Tuesday, 5 June 2012

Pub Dig II


Greg Bailey reviews the Channel 5 Pub Dig program in the July/August British Archaeology magazine. He admits that excavation techniques “seems efficient” and that picking pub locations is logical as they are “archaeologically rich aggregation-sites”, or to most people, a very good bet that you will find something.

Mr Bailey seems to have a problem with the scale of the excavations. He bemoans the lack of resources in relation to the numbers of diggers used and the lack of wiz-bang graphics. He then make an assumption that there “appears to be limited desk-based research” before digging begins.

I see that Mr Bailey works as an academic for the University of Bristol. I am not going to make my own assumptions about Mr Bailey’s experience in the field.

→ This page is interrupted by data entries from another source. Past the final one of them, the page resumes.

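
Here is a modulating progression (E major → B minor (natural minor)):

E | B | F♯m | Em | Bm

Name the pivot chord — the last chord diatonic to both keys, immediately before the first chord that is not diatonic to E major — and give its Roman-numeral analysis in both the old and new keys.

F♯m — ii in E major, v in B minor

Chords diatonic to E major: E, F♯m, G♯m, A, B, C♯m, D♯dim.
Reading the progression, the first chord not in that set is Em, so the modulation leaves E major there.
The chord immediately before Em is F♯m, which is diatonic to both keys: ii in E major and v in B minor.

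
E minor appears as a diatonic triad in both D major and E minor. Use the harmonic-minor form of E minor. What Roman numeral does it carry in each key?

ii in D major; i in E minor

The scale of D major is D E F# G A B C#; E is degree 2, and the triad built there (E-G-B) is minor, so it is ii.
The scale of E minor (harmonic minor) is E F# G A B C D#; E is degree 1, and the triad built there (E-G-B) is minor, so it is i.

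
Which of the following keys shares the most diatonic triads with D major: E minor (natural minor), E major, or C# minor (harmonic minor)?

Triads of D major: D (I), Em (ii), F#m (iii), G (IV), A (V), Bm (vi), C#dim (vii°).
E minor (natural minor) shares 4: D, Em, G, Bm.
E major shares 2: F#m, A.
C# minor (harmonic minor) shares 2: F#m, A.
The most common triads (4) are shared with E minor.

E minor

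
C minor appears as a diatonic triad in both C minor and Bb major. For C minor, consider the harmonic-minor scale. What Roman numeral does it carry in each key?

i in C minor; ii in Bb major

The scale of C minor (harmonic minor) is C D Eb F G Ab B; C is degree 1, and the triad built there (C-Eb-G) is minor, so it is i.
The scale of Bb major is Bb C D Eb F G A; C is degree 2, and the triad built there (C-Eb-G) is minor, so it is ii.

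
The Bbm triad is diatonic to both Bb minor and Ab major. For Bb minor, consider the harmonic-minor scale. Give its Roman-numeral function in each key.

i in Bb minor; ii in Ab major

The scale of Bb minor (harmonic minor) is Bb C Db Eb F Gb A; Bb is degree 1, and the triad built there (Bb-Db-F) is minor, so it is i.
The scale of Ab major is Ab Bb C Db Eb F G; Bb is degree 2, and the triad built there (Bb-Db-F) is minor, so it is ii.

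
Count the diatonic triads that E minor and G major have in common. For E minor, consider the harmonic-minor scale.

4

Diatonic triads of E minor (harmonic minor): E minor (i), F♯ diminished (ii°), G augmented (III+), A minor (iv), B major (V), C major (VI), D♯ diminished (vii°).
Diatonic triads of G major: G major (I), A minor (ii), B minor (iii), C major (IV), D major (V), E minor (vi), F♯ diminished (vii°).
Matching root and quality in both lists: E minor, F♯ diminished, A minor, C major.
That gives 4 common triads.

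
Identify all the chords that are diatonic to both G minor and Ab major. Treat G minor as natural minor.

Triads in G minor (natural minor): G minor (i), A diminished (ii°), Bb major (III), C minor (iv), D minor (v), Eb major (VI), F major (VII).
Triads in Ab major: Ab major (I), Bb minor (ii), C minor (iii), Db major (IV), Eb major (V), F minor (vi), G diminished (vii°).
Shared triads with their functions: C minor (iv in G minor, iii in Ab major); Eb major (VI in G minor, V in Ab major).

Cm, Eb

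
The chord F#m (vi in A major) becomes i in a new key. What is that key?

F# minor

The numeral i denotes a minor triad on scale degree 1. With F# on degree 1, the tonic of the new key is F#.
Degree 1 carries a minor triad in minor keys, so the destination is F# minor.
Check: the diatonic triads of F# minor (natural minor) are F#m (i), G#dim (ii°), A (III), Bm (iv), C#m (v), D (VI), E (VII) — F#m is indeed i.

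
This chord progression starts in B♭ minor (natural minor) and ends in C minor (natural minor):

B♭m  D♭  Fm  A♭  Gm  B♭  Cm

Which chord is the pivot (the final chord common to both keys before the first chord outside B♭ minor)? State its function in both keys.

A♭ — VII in B♭ minor, VI in C minor

Chords diatonic to B♭ minor: B♭m, Cdim, D♭, E♭m, Fm, G♭, A♭.
Reading the progression, the first chord not in that set is Gm, so the modulation leaves B♭ minor there.
The chord immediately before Gm is A♭, which is diatonic to both keys: VII in B♭ minor and VI in C minor.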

From my own experience Pub Dig is as near to the real thing as any program on TV, much more so than Time Team. As any digger will tell you most excavations are carried out on small sites with two, three or four diggers in attendance working in a limited space, both on evaluations and fully contracted sites, nearly all carried out on limited budgets. What you dig is what you get and the viewers are seeing real archaeologists working on real sites with interpretation of the evidence produced. We do not have computer graphics and fly-through films of Roman and Medieval houses in the site hut, to recreate the ‘feel’ of what we have dug up (“and this is what it would have looked like – TA-DA!”) whilst having a cuppa and eating soggy sandwiches.

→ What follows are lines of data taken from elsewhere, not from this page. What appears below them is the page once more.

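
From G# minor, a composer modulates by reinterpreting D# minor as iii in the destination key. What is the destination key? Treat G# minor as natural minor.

B major

The numeral iii denotes a minor triad on scale degree 3. With D# on degree 3, the tonic of the new key is B.
Degree 3 carries a minor triad in major keys, so the destination is B major.
Check: the diatonic triads of B major are B (I), C#m (ii), D#m (iii), E (IV), F# (V), G#m (vi), A#dim (vii°) — D# minor is indeed iii.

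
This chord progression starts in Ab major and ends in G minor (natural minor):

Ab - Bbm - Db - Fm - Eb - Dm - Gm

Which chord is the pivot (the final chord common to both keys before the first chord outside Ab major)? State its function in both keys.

Chords diatonic to Ab major: Ab, Bbm, Cm, Db, Eb, Fm, Gdim.
Reading the progression, the first chord not in that set is Dm, so the modulation leaves Ab major there.
The chord immediately before Dm is Eb, which is diatonic to both keys: V in Ab major and VI in G minor.

Eb — V in Ab major, VI in G minor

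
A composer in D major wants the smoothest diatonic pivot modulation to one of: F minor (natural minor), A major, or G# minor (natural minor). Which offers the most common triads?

Triads of D major: D (I), Em (ii), F#m (iii), G (IV), A (V), Bm (vi), C#dim (vii°).
F minor (natural minor) shares 0: none.
A major shares 4: D, F#m, A, Bm.
G# minor (natural minor) shares 0: none.
The most common triads (4) are shared with A major.

A major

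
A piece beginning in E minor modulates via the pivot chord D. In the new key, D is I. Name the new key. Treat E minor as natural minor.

The numeral I denotes a major triad on scale degree 1. With D on degree 1, the tonic of the new key is D.
Degree 1 carries a major triad in major keys, so the destination is D major.
Check: the diatonic triads of D major are D (I), Em (ii), F#m (iii), G (IV), A (V), Bm (vi), C#dim (vii°) — D is indeed I.

D major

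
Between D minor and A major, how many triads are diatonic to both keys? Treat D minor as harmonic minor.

Diatonic triads of D minor (harmonic minor): Dm (i), Edim (ii°), Faug (III+), Gm (iv), A (V), Bb (VI), C#dim (vii°).
Diatonic triads of A major: A (I), Bm (ii), C#m (iii), D (IV), E (V), F#m (vi), G#dim (vii°).
Matching root and quality in both lists: A.
That gives 1 common triad.

1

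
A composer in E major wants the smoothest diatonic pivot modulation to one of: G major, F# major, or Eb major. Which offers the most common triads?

Triads of E major: E major (I), F# minor (ii), G# minor (iii), A major (IV), B major (V), C# minor (vi), D# diminished (vii°).
G major shares 0: none.
F# major shares 2: G#m, B.
Eb major shares 0: none.
The most common triads (2) are shared with F# major.

F# major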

As to the seeming lack of desk-based research, I do not believe that any archaeologist, or TV professional, would go into a project blind. The TV people want the ‘goods’ and will not leave it to chance. The locations are picked due to there being a very good chance that archaeology will turn up. Just like Time Team. Does he believe that everyone on TT is really ‘surprised’ by what they find. The basic information of what is there archaeologically will be known well before the team arrives.

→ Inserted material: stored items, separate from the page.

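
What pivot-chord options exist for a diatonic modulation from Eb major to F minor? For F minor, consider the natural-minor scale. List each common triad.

Triads in Eb major: Eb major (I), F minor (ii), G minor (iii), Ab major (IV), Bb major (V), C minor (vi), D diminished (vii°).
Triads in F minor (natural minor): F minor (i), G diminished (ii°), Ab major (III), Bb minor (iv), C minor (v), Db major (VI), Eb major (VII).
Shared triads with their functions: Eb major (I in Eb major, VII in F minor); F minor (ii in Eb major, i in F minor); Ab major (IV in Eb major, III in F minor); C minor (vi in Eb major, v in F minor).

Eb, Fm, Ab, Cm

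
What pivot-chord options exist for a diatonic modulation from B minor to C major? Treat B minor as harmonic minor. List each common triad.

Triads in B minor (harmonic minor): Bm (i), C#dim (ii°), Daug (III+), Em (iv), F# (V), G (VI), A#dim (vii°).
Triads in C major: C (I), Dm (ii), Em (iii), F (IV), G (V), Am (vi), Bdim (vii°).
Shared triads with their functions: Em (iv in B minor, iii in C major); G (VI in B minor, V in C major).

Em, G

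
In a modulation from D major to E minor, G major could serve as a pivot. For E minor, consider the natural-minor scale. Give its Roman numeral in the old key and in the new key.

IV in D major; III in E minor

The scale of D major is D E F♯ G A B C♯; G is degree 4, and the triad built there (G-B-D) is major, so it is IV.
The scale of E minor (natural minor) is E F♯ G A B C D; G is degree 3, and the triad built there (G-B-D) is major, so it is III.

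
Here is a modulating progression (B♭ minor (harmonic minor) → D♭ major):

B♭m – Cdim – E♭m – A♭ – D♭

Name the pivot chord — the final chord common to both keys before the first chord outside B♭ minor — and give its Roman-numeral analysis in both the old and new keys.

Chords diatonic to B♭ minor: B♭m, Cdim, D♭aug, E♭m, F, G♭, Adim.
Reading the progression, the first chord not in that set is A♭, so the modulation leaves B♭ minor there.
The chord immediately before A♭ is E♭m, which is diatonic to both keys: iv in B♭ minor and ii in D♭ major.

E♭m — iv in B♭ minor, ii in D♭ major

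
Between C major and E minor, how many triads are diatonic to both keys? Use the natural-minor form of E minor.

4

Diatonic triads of C major: C (I), Dm (ii), Em (iii), F (IV), G (V), Am (vi), Bdim (vii°).
Diatonic triads of E minor (natural minor): Em (i), F#dim (ii°), G (III), Am (iv), Bm (v), C (VI), D (VII).
Matching root and quality in both lists: C, Em, G, Am.
That gives 4 common triads.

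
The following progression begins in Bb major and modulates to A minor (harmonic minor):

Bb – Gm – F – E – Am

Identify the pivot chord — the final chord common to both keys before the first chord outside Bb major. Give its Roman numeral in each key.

F — V in Bb major, VI in A minor

Chords diatonic to Bb major: Bb, Cm, Dm, Eb, F, Gm, Adim.
Reading the progression, the first chord not in that set is E, so the modulation leaves Bb major there.
The chord immediately before E is F, which is diatonic to both keys: V in Bb major and VI in A minor.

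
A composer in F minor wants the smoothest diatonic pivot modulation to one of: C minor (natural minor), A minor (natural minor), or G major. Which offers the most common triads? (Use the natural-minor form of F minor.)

Triads of F minor (natural minor): Fm (i), Gdim (ii°), Ab (III), Bbm (iv), Cm (v), Db (VI), Eb (VII).
C minor (natural minor) shares 4: Fm, Ab, Cm, Eb.
A minor (natural minor) shares 0: none.
G major shares 0: none.
The most common triads (4) are shared with C minor.

C minor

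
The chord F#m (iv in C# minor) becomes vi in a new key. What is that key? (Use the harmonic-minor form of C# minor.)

A major

The numeral vi denotes a minor triad on scale degree 6. With F# on degree 6, the tonic of the new key is A.
Degree 6 carries a minor triad in major keys, so the destination is A major.
Check: the diatonic triads of A major are A (I), Bm (ii), C#m (iii), D (IV), E (V), F#m (vi), G#dim (vii°) — F#m is indeed vi.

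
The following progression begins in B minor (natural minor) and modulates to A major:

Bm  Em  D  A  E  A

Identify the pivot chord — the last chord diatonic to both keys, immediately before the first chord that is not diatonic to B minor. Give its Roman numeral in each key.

Chords diatonic to B minor: Bm, C#dim, D, Em, F#m, G, A.
Reading the progression, the first chord not in that set is E, so the modulation leaves B minor there.
The chord immediately before E is A, which is diatonic to both keys: VII in B minor and I in A major.

A — VII in B minor, I in A major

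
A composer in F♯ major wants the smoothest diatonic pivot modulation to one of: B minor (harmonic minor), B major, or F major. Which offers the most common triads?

B major

Triads of F♯ major: F♯ (I), G♯m (ii), A♯m (iii), B (IV), C♯ (V), D♯m (vi), E♯dim (vii°).
B minor (harmonic minor) shares 1: F♯.
B major shares 4: F♯, G♯m, B, D♯m.
F major shares 0: none.
The most common triads (4) are shared with B major.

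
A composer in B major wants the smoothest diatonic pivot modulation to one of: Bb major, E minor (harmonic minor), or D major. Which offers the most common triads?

Triads of B major: B (I), C#m (ii), D#m (iii), E (IV), F# (V), G#m (vi), A#dim (vii°).
Bb major shares 0: none.
E minor (harmonic minor) shares 1: B.
D major shares 0: none.
The most common triads (1) are shared with E minor.

E minor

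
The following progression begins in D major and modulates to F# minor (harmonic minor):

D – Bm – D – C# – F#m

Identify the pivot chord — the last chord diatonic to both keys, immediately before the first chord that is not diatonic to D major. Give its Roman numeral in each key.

D — I in D major, VI in F# minor

Chords diatonic to D major: D, Em, F#m, G, A, Bm, C#dim.
Reading the progression, the first chord not in that set is C#, so the modulation leaves D major there.
The chord immediately before C# is D, which is diatonic to both keys: I in D major and VI in F# minor.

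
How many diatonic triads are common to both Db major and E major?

0

Diatonic triads of Db major: Db (I), Ebm (ii), Fm (iii), Gb (IV), Ab (V), Bbm (vi), Cdim (vii°).
Diatonic triads of E major: E (I), F#m (ii), G#m (iii), A (IV), B (V), C#m (vi), D#dim (vii°).
No triad has the same root and quality in both keys.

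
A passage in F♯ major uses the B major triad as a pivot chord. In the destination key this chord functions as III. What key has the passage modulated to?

G♯ minor

The numeral III denotes a major triad on scale degree 3. With B on degree 3, the tonic of the new key is G♯.
Degree 3 carries a major triad in natural-minor keys, so the destination is G♯ minor.
Check: the diatonic triads of G♯ minor (natural minor) are G♯m (i), A♯dim (ii°), B (III), C♯m (iv), D♯m (v), E (VI), F♯ (VII) — B major is indeed III.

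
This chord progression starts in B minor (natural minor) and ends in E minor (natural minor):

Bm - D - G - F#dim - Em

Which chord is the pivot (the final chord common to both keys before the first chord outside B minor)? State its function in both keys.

Chords diatonic to B minor: Bm, C#dim, D, Em, F#m, G, A.
Reading the progression, the first chord not in that set is F#dim, so the modulation leaves B minor there.
The chord immediately before F#dim is G, which is diatonic to both keys: VI in B minor and III in E minor.

G — VI in B minor, III in E minor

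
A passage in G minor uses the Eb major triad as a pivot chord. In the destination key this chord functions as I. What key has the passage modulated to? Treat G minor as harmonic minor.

Eb major

The numeral I denotes a major triad on scale degree 1. With Eb on degree 1, the tonic of the new key is Eb.
Degree 1 carries a major triad in major keys, so the destination is Eb major.
Check: the diatonic triads of Eb major are Eb (I), Fm (ii), Gm (iii), Ab (IV), Bb (V), Cm (vi), Ddim (vii°) — Eb major is indeed I.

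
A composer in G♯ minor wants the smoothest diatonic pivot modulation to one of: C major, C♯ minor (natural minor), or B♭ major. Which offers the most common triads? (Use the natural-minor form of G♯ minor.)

C♯ minor

Triads of G♯ minor (natural minor): G♯ minor (i), A♯ diminished (ii°), B major (III), C♯ minor (iv), D♯ minor (v), E major (VI), F♯ major (VII).
C major shares 0: none.
C♯ minor (natural minor) shares 4: G♯m, B, C♯m, E.
B♭ major shares 0: none.
The most common triads (4) are shared with C♯ minor.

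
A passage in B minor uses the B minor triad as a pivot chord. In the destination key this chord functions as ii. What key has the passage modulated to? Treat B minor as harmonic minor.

A major

The numeral ii denotes a minor triad on scale degree 2. With B on degree 2, the tonic of the new key is A.
Degree 2 carries a minor triad in major keys, so the destination is A major.
Check: the diatonic triads of A major are A (I), Bm (ii), C#m (iii), D (IV), E (V), F#m (vi), G#dim (vii°) — B minor is indeed ii.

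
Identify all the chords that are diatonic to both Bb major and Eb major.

Bb, Cm, Eb, Gm

Triads in Bb major: Bb major (I), C minor (ii), D minor (iii), Eb major (IV), F major (V), G minor (vi), A diminished (vii°).
Triads in Eb major: Eb major (I), F minor (ii), G minor (iii), Ab major (IV), Bb major (V), C minor (vi), D diminished (vii°).
Shared triads with their functions: Bb major (I in Bb major, V in Eb major); C minor (ii in Bb major, vi in Eb major); Eb major (IV in Bb major, I in Eb major); G minor (vi in Bb major, iii in Eb major).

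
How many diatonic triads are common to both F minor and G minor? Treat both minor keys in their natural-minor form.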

As to the dodgy history, that will be down to poor work by researchers and then script writers. That needs to be sorted. But it does not impact on the archaeological work done by the diggers. Their work is grounded in the facts of what is found and in educated interpretation. Of course, if diggers could have Mary Beard, Neil MacGregor and Michael Wood on site to lend their academic expertise it would make life so much easier. And they could have their turn making the tea and spending eight hours a day, five days a week, up to their ankles in mud – and so could Mr Bailey.